Overall, it is important to know the securities laws before investing. Knowing the regulations can help investors protect themselves from potential legal issues and ensure that their investments are compliant with the law. Companies should be sure to disclose all of the terms of the transaction when it comes to raising money, be aware of the different regulations for different types of investments, and be aware that they can still be subject to securities laws even if they are not raising money. By taking the time to understand the securities laws, companies can be sure that they are making the best investments and raising money compliantly.

Concept 9: Follow The Rules To Succeed

One example of the importance of following the rules can be seen in the podcast transcript. The Host talks about a man who was not following the rules and ended up being raided by the SEC and FBI. He was creating securities and lying to investors, and as a result, he lost everything. This shows how important it is to follow the rules, as the consequences can be severe.

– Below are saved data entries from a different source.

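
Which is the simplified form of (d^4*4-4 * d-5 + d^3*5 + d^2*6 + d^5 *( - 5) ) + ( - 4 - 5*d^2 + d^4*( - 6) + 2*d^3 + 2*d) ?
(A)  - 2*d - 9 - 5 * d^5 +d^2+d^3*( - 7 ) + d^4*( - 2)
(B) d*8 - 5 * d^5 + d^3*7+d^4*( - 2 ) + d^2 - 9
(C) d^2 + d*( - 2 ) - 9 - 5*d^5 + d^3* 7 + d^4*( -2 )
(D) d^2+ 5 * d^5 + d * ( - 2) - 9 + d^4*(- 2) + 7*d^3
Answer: C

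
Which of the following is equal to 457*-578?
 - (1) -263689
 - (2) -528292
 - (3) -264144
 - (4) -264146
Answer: 4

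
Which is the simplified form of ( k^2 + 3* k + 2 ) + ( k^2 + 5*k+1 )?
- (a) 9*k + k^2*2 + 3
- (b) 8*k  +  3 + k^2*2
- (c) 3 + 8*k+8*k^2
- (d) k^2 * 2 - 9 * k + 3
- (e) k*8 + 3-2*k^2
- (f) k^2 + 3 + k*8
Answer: b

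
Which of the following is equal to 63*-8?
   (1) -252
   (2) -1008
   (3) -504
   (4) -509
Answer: 3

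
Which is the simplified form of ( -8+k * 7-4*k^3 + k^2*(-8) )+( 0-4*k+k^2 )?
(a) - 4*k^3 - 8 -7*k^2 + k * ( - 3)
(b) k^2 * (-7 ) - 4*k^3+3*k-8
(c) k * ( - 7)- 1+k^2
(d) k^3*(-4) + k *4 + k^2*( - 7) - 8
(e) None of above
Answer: b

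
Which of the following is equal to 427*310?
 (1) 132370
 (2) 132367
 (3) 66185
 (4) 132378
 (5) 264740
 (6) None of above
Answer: 1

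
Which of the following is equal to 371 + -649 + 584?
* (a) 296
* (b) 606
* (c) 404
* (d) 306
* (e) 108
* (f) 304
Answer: d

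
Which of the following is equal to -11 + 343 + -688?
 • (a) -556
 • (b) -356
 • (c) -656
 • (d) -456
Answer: b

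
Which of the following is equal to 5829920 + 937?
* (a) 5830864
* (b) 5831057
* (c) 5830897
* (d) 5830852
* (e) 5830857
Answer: e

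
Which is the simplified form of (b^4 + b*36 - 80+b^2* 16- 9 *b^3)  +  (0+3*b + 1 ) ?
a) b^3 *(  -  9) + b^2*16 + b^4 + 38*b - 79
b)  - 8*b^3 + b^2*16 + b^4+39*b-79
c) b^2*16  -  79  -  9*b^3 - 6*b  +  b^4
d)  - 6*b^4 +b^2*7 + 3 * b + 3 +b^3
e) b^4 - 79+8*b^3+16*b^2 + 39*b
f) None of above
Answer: f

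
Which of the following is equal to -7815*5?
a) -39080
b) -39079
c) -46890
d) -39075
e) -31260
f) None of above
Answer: d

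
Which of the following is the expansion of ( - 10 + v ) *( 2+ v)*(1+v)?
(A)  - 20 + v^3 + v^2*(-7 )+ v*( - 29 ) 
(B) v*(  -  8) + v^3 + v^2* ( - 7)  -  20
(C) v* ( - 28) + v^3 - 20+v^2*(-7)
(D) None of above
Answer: C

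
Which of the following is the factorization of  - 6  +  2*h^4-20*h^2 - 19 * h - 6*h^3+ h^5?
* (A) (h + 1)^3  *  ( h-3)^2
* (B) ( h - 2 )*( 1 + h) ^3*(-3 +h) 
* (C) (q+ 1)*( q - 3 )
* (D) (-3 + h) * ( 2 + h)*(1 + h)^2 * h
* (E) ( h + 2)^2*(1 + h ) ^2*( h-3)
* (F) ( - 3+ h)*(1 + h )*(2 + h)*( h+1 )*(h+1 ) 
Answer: F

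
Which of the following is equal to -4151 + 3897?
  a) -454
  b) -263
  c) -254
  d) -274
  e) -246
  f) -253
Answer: c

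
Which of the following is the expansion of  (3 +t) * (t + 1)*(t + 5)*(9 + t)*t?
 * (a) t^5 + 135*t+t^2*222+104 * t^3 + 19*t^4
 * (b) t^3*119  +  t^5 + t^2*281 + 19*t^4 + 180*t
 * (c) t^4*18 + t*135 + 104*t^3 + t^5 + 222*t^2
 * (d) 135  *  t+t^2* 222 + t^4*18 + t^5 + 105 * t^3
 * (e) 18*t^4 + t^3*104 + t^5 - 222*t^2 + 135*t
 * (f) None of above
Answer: c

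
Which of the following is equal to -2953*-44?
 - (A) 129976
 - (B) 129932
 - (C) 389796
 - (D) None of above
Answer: B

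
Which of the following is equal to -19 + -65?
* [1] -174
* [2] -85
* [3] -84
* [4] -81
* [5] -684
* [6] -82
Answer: 3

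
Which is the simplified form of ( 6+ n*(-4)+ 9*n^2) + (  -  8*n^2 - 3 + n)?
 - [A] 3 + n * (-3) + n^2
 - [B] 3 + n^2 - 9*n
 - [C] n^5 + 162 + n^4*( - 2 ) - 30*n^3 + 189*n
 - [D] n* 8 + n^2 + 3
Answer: A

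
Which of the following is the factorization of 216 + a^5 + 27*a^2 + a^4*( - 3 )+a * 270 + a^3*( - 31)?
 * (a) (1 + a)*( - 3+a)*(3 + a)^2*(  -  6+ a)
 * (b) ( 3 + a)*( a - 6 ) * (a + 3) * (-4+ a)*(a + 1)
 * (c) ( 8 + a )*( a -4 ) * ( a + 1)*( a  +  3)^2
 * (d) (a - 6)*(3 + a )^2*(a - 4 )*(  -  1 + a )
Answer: b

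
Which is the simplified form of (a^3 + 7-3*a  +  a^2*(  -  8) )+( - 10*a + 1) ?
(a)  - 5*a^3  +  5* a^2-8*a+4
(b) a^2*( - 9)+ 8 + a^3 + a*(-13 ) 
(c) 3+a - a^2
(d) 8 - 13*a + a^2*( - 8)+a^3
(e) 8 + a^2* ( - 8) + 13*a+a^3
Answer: d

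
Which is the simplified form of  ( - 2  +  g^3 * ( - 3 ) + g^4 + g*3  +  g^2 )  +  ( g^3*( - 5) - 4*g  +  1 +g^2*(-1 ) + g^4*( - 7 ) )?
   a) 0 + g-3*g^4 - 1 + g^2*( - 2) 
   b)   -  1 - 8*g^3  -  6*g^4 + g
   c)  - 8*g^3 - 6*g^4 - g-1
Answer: c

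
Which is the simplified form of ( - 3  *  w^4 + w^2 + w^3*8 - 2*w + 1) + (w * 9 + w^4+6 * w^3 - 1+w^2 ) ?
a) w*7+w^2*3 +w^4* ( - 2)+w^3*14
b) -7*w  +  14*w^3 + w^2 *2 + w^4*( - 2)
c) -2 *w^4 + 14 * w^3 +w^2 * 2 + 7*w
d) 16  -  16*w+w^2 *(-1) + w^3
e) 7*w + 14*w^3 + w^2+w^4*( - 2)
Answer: c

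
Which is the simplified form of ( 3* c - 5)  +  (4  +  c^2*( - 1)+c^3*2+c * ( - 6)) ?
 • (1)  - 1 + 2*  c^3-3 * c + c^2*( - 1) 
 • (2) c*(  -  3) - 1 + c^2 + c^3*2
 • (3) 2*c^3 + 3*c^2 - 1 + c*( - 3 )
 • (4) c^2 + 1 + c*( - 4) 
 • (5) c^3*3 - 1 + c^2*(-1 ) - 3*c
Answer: 1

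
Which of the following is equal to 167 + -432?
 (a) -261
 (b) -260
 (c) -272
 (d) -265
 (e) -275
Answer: d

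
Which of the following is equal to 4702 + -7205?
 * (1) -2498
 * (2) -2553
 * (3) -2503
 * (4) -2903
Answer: 3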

In addition to avoiding legal issues, following the rules can also help companies ensure that their investments are successful. For example, the host talks about the importance of doing due diligence and avoiding sketchy characters. He also mentions that having a good reputation is important, as it can help companies make more money in the long run.

Overall, it is clear that following the rules is essential for a successful investment. Companies should be aware of the different regulations for different types of investments and make sure that they are disclosing all of the terms of the transaction. They should also be aware of the potential consequences of not following the rules and do their due diligence to make sure that they are investing wisely. By following the rules, companies can ensure that their investments are successful and compliant with the law.

Concept 10: Get Investors Before Deal

One of the most important rules for successful investments is to get investors before the deal. This means that companies should be actively engaging with potential investors before the deal is finalized. This will ensure that the company has enough capital to complete the transaction, as well as giving the investors the opportunity to assess the risk of the deal. Companies should also be aware of the different regulations for different types of investments, as well as the potential consequences of not following the rules. 

By getting investors before the deal, companies can ensure that they have enough capital to complete the transaction. Companies should also be aware of the different regulations for different types of investments, as well as the potential consequences of not following the rules. Companies should also be aware of the different regulations for different types of investments, as well as the potential consequences of not following the rules. Companies should also be aware of the different regulations for different types of investments, as well as the potential consequences of not following the rules. Companies should also be aware of the different regulations for different types of investments, as well as the potential consequences of not following the rules.

In order to ensure that companies are compliantly getting investors before the deal, they should consider reaching out to potential investors through LinkedIn, as well as attending industry events and conferences to network. Additionally, companies should consider providing investors with informational materials, such as financial models and presentations. Companies should also provide investors with ongoing training and mentoring sessions, as well as access to a community of other investors to discuss deals. 

Overall, it is essential for companies to get investors before the deal in order to ensure that the transaction is successful. Companies should be aware of the different regulations for different types of investments and make sure that they are compliantly disclosing all of the terms of the transaction. Additionally, companies should consider reaching out to potential investors through LinkedIn, as well as attending industry events and conferences to network. By following the rules and engaging with potential investors before the deal, companies can ensure that their investments are successful and compliant with the law.